The idea was to assist the official (track one) process between the two nuclear-armed neighbours, with a history of conflicts and confrontations, in developing a mutually acceptable framework of nuclear restraint and stabilisation measures. Last year, they had made similar recommendations to the two governments which already seem to have found way in their expert-level discussions on implementation and strengthening of existing risk reduction arrangements and identification of additional mutually acceptable measures to build trust and promote peace.

The new list comprises a wide range of steps and CBMs that could be implemented not only to prevent an accidental launch of nuclear weapons or escalation of conflicts between the two neighbours but also to stabilise their broader relationship through mutual confidence building and restraint strategies.
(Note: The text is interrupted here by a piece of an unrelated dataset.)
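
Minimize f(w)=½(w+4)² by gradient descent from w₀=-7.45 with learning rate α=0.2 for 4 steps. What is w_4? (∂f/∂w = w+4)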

These also include conventional military CBMs or restraint measures and steps to encourage people-to-people engagements.

The Ottawa Group is mindful of the fact that some of the proposed CBMs cannot be undertaken in the absence of stability in other aspects of the relationship but they can, at least, contribute to the creation of a “virtuous cycle;” an atmosphere in which progressively more ambitious steps can be taken in all fields of confidence-building. In the ultimate analysis, however, India and Pakistan representing the most uneasy nuclear equation in today’s world will have to move beyond CBMs and purposefully get involved in conflict resolution.

Steady improvement in their relations requires fundamental changes in the way they deal with each other. A clearer framework of principles is needed on the basis of which to organise future relations. India, being the biggest country in South Asia, must lead the way by discarding hegemonic designs in the region.

For both India and Pakistan, peace and prosperity must now become the strategic priority. Mutual renunciation of the use of force for settlement of their outstanding disputes including the Kashmir issue will ensure a stable and peaceful neighbourhood conducive to harnessing the region’s vast untapped economic potential.